Дедушка был глухим, чтобы до него докричаться, приходилось орать.
– Хорошо, мы сделаем. Нет, не нужно денег. Да-да, приходите завтра.
На листочках рукописным текстом было написано, что он просит суд вернуть ему квартиру, которую, якобы, его умершая жена переписала на старшего сына.
– А ведь все должно быть по-честному, нужно было бы разделить хрущёвку между двумя братьями, как ты думаешь? – прошелестел сосед.
– Но ведь тут написано, что старший сын умер. Между кем вы хотите делить квартиру?
– Так ведь жена старшего сына хочет заполучить квартиру себе. Это моя квартира.

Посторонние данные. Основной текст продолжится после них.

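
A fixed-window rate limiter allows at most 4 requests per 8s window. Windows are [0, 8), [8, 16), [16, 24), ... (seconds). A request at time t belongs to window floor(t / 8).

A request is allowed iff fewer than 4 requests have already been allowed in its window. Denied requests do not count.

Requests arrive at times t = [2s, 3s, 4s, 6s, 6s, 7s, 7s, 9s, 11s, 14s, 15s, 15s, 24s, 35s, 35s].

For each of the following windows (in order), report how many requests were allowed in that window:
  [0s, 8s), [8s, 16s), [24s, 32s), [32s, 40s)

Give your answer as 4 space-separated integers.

Answer: 4 4 1 2

Derivation:
Processing requests:
  req#1 t=2s (window 0): ALLOW
  req#2 t=3s (window 0): ALLOW
  req#3 t=4s (window 0): ALLOW
  req#4 t=6s (window 0): ALLOW
  req#5 t=6s (window 0): DENY
  req#6 t=7s (window 0): DENY
  req#7 t=7s (window 0): DENY
  req#8 t=9s (window 1): ALLOW
  req#9 t=11s (window 1): ALLOW
  req#10 t=14s (window 1): ALLOW
  req#11 t=15s (window 1): ALLOW
  req#12 t=15s (window 1): DENY
  req#13 t=24s (window 3): ALLOW
  req#14 t=35s (window 4): ALLOW
  req#15 t=35s (window 4): ALLOW

Allowed counts by window: 4 4 1 2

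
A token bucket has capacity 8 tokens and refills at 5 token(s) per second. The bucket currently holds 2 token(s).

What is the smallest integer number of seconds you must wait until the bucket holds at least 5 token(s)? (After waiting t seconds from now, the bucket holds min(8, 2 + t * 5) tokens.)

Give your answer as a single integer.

Need 2 + t * 5 >= 5, so t >= 3/5.
Smallest integer t = ceil(3/5) = 1.

Answer: 1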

Дед нам сразу не понравился, как только мы переселились в новое место обитания. Сухой, с неприятно зачесанной челкой. Он будто долго готовился, чтобы спуститься к нам, на этаж ниже. Ещё ранее он кричал на вентиляторщика, что тот не умеет выполнять свою работу, потом кричал в подъезде, что там мусор, потом опять на кого-то кричал. Он постоянно чем-то был недоволен. А потом он стал стучать к нам в одиннадцать вечера, очень громко, как-то с надрывом. Открываем, мало ли что, вдруг, что-то случилось, а он стоит опять с этими бумагами и говорит что-то про неверно поставленную запятую.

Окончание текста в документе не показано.